Issue was discipline, not gay marriage stance which saw Lord Maginnis leave the UUP, says Mid Ulster MLA Sandra Overend.
I WISH to challenge the confusion as to why Lord Maginnis has chosen to leave the Ulster Unionist Party. Some commentators are under the impression that he came into conflict with the party leadership on the issue of his opposition to same-sex marriage, but this is most certainly not the case. The issue was discipline.
In June, Lord Maginnis gave an interview on BBC radio, in which he used some language which caused offence and created a media storm – as a result of which, the party leader asked that members apply the rule that media contact be cleared in advance with the party press office. This is commonplace in other political parties, including those that enjoy the most electoral support.
It is basic common sense that representatives speaking to the media should be briefed on the latest developments and especially whether or not other party colleagues have been lined up for interview on a particular issue.
It was Lord Maginnis’s insistence on going back to the media the next day and effectively defying the leadership that was the cause of the difficulties which emerged, not his opposition to same-sex marriage.
Let me place on record my own position regarding same-sex marriage lest there be any doubt or confusion. I am opposed to same-sex marriage; so is my party leader, Mike Nesbitt; so is the Assembly group’s deputy leader, John McCallister. Others may be in favour, and they are entitled to hold that view.
It is equally important that any political party engages in public political debate in a responsible manner and in language which is not deemed to be unnecessarily offensive.
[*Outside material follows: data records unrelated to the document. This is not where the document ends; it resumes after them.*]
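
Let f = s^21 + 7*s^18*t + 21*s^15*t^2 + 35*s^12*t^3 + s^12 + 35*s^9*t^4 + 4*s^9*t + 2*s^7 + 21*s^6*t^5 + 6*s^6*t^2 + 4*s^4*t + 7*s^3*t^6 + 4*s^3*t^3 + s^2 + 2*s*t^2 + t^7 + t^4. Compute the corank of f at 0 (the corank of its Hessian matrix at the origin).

1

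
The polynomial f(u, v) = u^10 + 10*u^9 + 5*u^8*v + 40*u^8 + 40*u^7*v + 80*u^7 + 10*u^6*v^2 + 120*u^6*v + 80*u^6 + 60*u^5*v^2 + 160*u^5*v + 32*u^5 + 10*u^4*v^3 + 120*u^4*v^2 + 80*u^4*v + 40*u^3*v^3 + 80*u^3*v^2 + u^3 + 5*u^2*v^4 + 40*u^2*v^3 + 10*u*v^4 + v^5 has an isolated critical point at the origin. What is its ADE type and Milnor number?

Type E_8, Milnor number mu = 8.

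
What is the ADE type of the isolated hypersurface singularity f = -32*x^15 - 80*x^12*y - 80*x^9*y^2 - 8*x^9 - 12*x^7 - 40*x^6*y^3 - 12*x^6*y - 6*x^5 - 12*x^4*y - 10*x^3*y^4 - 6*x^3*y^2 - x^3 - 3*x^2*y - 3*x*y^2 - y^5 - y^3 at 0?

E8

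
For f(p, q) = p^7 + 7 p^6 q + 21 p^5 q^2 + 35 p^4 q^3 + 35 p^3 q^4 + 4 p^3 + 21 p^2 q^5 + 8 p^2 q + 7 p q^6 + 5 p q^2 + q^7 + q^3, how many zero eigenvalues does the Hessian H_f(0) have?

2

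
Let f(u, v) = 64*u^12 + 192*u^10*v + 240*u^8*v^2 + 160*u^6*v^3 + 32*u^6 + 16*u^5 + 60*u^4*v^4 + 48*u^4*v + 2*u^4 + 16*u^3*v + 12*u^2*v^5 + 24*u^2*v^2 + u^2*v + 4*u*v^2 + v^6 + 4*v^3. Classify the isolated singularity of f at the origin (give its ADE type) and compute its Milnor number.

The Hessian of f at 0 has rank 0. Corank 2; j^3 = v*(u + 2*v)^2 has shape L^2 M (L != M), so D-series; mu = 7 gives D_7.

Type D_{7}, Milnor number mu = 7.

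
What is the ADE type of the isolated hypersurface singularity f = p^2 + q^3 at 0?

A_2

The Hessian of f at 0 is [[2, 0], [0, 0]] with rank 1, so corank 1. A Groebner basis of the Jacobian ideal J(f) in C{p,q} is {q^2, p}; counting standard monomials gives mu = 2. Corank 1: A-series; mu = 2 gives A_2.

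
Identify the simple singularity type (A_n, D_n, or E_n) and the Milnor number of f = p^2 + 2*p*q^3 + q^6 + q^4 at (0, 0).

The Hessian of f at 0 is [[2, 0], [0, 0]] with rank 1, so corank 1. A Groebner basis of the Jacobian ideal J(f) in C{p,q} is {q^3, p}; counting standard monomials gives mu = 3. Corank 1: A-series; mu = 3 gives A_3.

Type A_{3}, Milnor number mu = 3.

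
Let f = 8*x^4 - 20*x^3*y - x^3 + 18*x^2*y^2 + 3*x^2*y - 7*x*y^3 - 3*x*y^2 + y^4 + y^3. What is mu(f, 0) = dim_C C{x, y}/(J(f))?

The Hessian of f at 0 has rank 0. Corank 2; j^3 = -(x - y)^3 is a perfect cube, so E-series; the 4-jet and mu = 7 give E_7.

7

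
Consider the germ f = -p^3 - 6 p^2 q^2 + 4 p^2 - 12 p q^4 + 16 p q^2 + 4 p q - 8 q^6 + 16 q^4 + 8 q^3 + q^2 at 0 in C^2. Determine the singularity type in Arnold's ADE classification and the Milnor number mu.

Type A2, Milnor number mu = 2.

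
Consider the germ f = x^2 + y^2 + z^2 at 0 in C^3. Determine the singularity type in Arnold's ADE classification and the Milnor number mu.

Type A_1, Milnor number mu = 1.

The Hessian of f at 0 is [[2, 0, 0], [0, 2, 0], [0, 0, 2]] with rank 3, so corank 0. A Groebner basis of the Jacobian ideal J(f) in C{x,y,z} is {x, y, z}; counting standard monomials gives mu = 1. Corank 0: nondegenerate Morse point, so A_1.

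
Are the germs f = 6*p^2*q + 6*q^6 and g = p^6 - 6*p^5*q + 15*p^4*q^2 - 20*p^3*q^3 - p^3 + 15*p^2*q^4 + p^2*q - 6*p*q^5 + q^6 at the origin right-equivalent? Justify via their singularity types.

The Hessian of f at 0 is [[0, 0], [0, 0]] with rank 0, so corank 2. A Groebner basis of the Jacobian ideal J(f) in C{p,q} is {p^2/6 + q^5, p^3, p*q}; counting standard monomials gives mu = 7. Corank 2; j^3 = 6*p^2*q has shape L^2 M (L != M), so D-series; mu = 7 gives D_7. The Hessian of g at 0 is [[0, 0], [0, 0]] with rank 0, so corank 2. A Groebner basis of the Jacobian ideal J(g) in C{p,q} is {p*q/6 + q^5, p*q^2, p^2 - p*q}; counting standard monomials gives mu = 7. Corank 2; j^3 = -p^2*(p - q) has shape L^2 M (L != M), so D-series; mu = 7 gives D_7. Both have type D_7, hence right-equivalent.

Yes.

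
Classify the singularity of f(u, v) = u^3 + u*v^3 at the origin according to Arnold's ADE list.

The Hessian of f at 0 has rank 0. Corank 2; j^3 = u^3 is a perfect cube, so E-series; the 4-jet and mu = 7 give E_7.

E_7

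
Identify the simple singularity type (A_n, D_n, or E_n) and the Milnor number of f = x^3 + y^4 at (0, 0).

Type E6, Milnor number mu = 6.

The Hessian of f at 0 is [[0, 0], [0, 0]] with rank 0, so corank 2. A Groebner basis of the Jacobian ideal J(f) in C{x,y} is {y^3, x^2}; counting standard monomials gives mu = 6. Corank 2; j^3 = x^3 is a perfect cube, so E-series; the 4-jet and mu = 6 give E_6.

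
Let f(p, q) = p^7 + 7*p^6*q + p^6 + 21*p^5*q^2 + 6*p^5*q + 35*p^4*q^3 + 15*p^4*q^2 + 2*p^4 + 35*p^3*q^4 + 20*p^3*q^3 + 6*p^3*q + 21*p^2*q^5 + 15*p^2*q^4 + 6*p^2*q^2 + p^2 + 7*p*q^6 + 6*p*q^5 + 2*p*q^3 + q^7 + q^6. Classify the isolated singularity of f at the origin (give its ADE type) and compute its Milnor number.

The Hessian of f at 0 has rank 1. Corank 1: A-series; mu = 6 gives A_6.

Type A_{6}, Milnor number mu = 6.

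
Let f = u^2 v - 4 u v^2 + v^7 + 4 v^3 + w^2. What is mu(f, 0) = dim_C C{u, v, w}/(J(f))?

8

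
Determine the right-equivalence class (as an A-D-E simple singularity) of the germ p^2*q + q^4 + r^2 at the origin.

The Hessian of f at 0 is [[0, 0, 0], [0, 0, 0], [0, 0, 2]] with rank 1, so corank 2. A Groebner basis of the Jacobian ideal J(f) in C{p,q,r} is {p^3, p^2/4 + q^3, p*q, r}; counting standard monomials gives mu = 5. Corank 2; j^3 = p^2*q has shape L^2 M (L != M), so D-series; mu = 5 gives D_5.

D_5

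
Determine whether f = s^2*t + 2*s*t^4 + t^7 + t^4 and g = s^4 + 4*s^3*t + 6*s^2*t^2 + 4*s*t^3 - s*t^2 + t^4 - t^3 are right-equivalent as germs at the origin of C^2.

Yes.

The Hessian of f at 0 has rank 0. Corank 2; j^3 = s^2*t has shape L^2 M (L != M), so D-series; mu = 5 gives D_5. The Hessian of g at 0 has rank 0. Corank 2; j^3 = -t^2*(s + t) has shape L^2 M (L != M), so D-series; mu = 5 gives D_5. Both have type D_5, hence right-equivalent.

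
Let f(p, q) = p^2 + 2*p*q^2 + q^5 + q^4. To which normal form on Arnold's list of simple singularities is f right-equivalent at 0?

A_{4}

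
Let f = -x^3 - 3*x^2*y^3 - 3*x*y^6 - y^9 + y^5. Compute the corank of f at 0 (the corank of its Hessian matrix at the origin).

The Hessian at 0 is [[0, 0], [0, 0]] of rank 0; hence corank 2.

2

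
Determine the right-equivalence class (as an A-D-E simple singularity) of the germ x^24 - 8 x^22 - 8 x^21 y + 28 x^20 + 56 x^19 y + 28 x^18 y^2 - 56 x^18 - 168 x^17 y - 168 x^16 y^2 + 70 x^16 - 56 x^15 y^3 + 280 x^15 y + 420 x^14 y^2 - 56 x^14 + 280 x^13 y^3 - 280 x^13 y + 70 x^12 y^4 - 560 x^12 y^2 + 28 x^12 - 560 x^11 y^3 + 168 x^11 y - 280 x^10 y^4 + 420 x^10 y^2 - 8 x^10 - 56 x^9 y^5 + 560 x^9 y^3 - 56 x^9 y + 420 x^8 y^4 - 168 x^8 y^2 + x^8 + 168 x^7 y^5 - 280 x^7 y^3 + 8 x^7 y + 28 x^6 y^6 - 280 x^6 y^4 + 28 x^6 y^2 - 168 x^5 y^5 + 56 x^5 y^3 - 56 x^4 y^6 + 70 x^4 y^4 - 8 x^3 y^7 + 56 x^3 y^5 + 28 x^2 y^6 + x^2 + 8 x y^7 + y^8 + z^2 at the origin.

The Hessian of f at 0 has rank 2. Corank 1: A-series; mu = 7 gives A_7.

A_{7}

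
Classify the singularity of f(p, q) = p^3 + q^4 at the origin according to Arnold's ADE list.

The Hessian of f at 0 is [[0, 0], [0, 0]] with rank 0, so corank 2. A Groebner basis of the Jacobian ideal J(f) in C{p,q} is {q^3, p^2}; counting standard monomials gives mu = 6. Corank 2; j^3 = p^3 is a perfect cube, so E-series; the 4-jet and mu = 6 give E_6.

E6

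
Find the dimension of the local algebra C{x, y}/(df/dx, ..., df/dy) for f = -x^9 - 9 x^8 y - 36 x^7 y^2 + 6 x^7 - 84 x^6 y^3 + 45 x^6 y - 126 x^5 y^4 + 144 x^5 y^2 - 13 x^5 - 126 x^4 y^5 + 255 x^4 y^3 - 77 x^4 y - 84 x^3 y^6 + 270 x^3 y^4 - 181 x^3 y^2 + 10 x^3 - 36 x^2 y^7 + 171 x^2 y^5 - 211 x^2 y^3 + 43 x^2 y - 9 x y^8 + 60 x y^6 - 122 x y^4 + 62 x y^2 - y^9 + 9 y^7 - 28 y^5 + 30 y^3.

4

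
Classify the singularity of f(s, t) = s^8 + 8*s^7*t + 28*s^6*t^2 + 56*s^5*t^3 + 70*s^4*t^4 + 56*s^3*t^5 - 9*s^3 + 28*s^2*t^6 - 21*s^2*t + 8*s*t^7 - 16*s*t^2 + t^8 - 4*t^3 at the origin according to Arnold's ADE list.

D_{9}

The Hessian of f at 0 has rank 0. Corank 2; j^3 = -(s + t)*(3*s + 2*t)^2 has shape L^2 M (L != M), so D-series; mu = 9 gives D_9.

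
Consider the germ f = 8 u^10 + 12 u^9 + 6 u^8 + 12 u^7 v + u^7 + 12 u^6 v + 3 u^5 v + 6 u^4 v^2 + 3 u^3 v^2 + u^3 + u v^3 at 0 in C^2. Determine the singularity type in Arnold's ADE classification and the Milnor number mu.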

Less than two weeks ago the party stated that Ulster Unionists should “demonstrate compassion, be mindful of the sensitivities surrounding the issue and to be careful not to use language which might offend”.
As a west of the Bann unionist, I know only too well the debt which the community owes Lord Maginnis for his service over many decades.
As a school teacher, Ulster Defence Regiment officer, Member of Parliament and peer he has served not just Fermanagh and South Tyrone but the whole of Northern Ireland and rather than recent events, it is this lifetime of service which I think of when I think of Lord Maginnis.
It saddens me that a man who promoted the need for discipline should fall for the lack of it.